Sarebbe una decisione «consapevole e legittima» nella quale «si potrebbe persino riconoscere, vista la qualità della crisi che abbiamo davanti, un sovrappiù di dignità civile». Altroché qualunquismo: c’è da chiedersi se «esercitare ancora una volta il diritto di voto senza alcuna convinzione, per riprendere il giorno dopo la quotidiana lamentazione sul sistema politico nel suo complesso, non rappresenti l’espressione di un qualunquismo ancora peggiore».
Lo scollamento tra (questa) classe politica e gli elettori continua ad aumentare. Nelle elezioni del 2008 si è toccato il record di astensionismo per le politiche, dal 1948 in poi: 19,5%. E l’anno scorso, più di un cittadino su tre non è andato a votare alle europee facendo della scheda bianca il partito più votato alle elezioni (quasi il 35%). Basta consultare il sondaggio Swg per capire il perché: se è vero che un elettore su tre è d’accordo con chi sostiene che la scelta di non andare a votare è legittima, la percentuale supera il cinquanta per cento (quindi più di un elettore su due) nel caso in cui l’intervistato sia un 18-34enne.

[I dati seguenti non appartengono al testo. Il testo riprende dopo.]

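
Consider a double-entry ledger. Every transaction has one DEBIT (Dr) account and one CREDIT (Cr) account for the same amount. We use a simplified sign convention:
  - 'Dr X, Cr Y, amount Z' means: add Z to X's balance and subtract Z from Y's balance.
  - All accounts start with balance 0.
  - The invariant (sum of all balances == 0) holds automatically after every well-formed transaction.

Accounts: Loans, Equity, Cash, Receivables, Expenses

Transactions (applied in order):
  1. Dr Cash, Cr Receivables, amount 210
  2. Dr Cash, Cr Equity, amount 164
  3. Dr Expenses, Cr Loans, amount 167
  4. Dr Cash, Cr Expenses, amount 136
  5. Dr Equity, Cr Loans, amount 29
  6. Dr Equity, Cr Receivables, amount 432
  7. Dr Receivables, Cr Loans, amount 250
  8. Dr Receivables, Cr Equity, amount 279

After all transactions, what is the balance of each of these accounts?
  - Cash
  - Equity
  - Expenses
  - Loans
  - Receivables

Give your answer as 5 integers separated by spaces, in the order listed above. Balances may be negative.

Answer: 510 18 31 -446 -113

Derivation:
After txn 1 (Dr Cash, Cr Receivables, amount 210): Cash=210 Receivables=-210
After txn 2 (Dr Cash, Cr Equity, amount 164): Cash=374 Equity=-164 Receivables=-210
After txn 3 (Dr Expenses, Cr Loans, amount 167): Cash=374 Equity=-164 Expenses=167 Loans=-167 Receivables=-210
After txn 4 (Dr Cash, Cr Expenses, amount 136): Cash=510 Equity=-164 Expenses=31 Loans=-167 Receivables=-210
After txn 5 (Dr Equity, Cr Loans, amount 29): Cash=510 Equity=-135 Expenses=31 Loans=-196 Receivables=-210
After txn 6 (Dr Equity, Cr Receivables, amount 432): Cash=510 Equity=297 Expenses=31 Loans=-196 Receivables=-642
After txn 7 (Dr Receivables, Cr Loans, amount 250): Cash=510 Equity=297 Expenses=31 Loans=-446 Receivables=-392
After txn 8 (Dr Receivables, Cr Equity, amount 279): Cash=510 Equity=18 Expenses=31 Loans=-446 Receivables=-113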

Idem il giudizio sul fenomeno «astensionismo». Per la maggior parte degli intervistati è negativo, ma chi è «tendenzialmente favorevole», ha tra i diciotto e i 34 anni, classe d’età che supera di gran lunga quella degli over 55enni. Le motivazioni sono sempre le stesse: i politici hanno perso credibilità, non c’è ricambio della classe politica, meglio astenersi se non ci si riesce a identificare con un candidato o un partito.
Un film già visto, come anche Romano e Calenda sottolineano nel loro articolo. Per questo è opportuno domandarsi per un momento «cosa accadrebbe se i cittadini, rimanendo sordi al richiamo della militarizzazione di parte, deludessero per una volta le aspettative e disertassero le urne - concludono i due esponenti di Italiafutura -. Un messaggio forte, persino ultimativo, che si manifesterebbe attraverso la decisione consapevole e legittima di non esercitare un diritto di scelta la cui efficacia è stata svilita».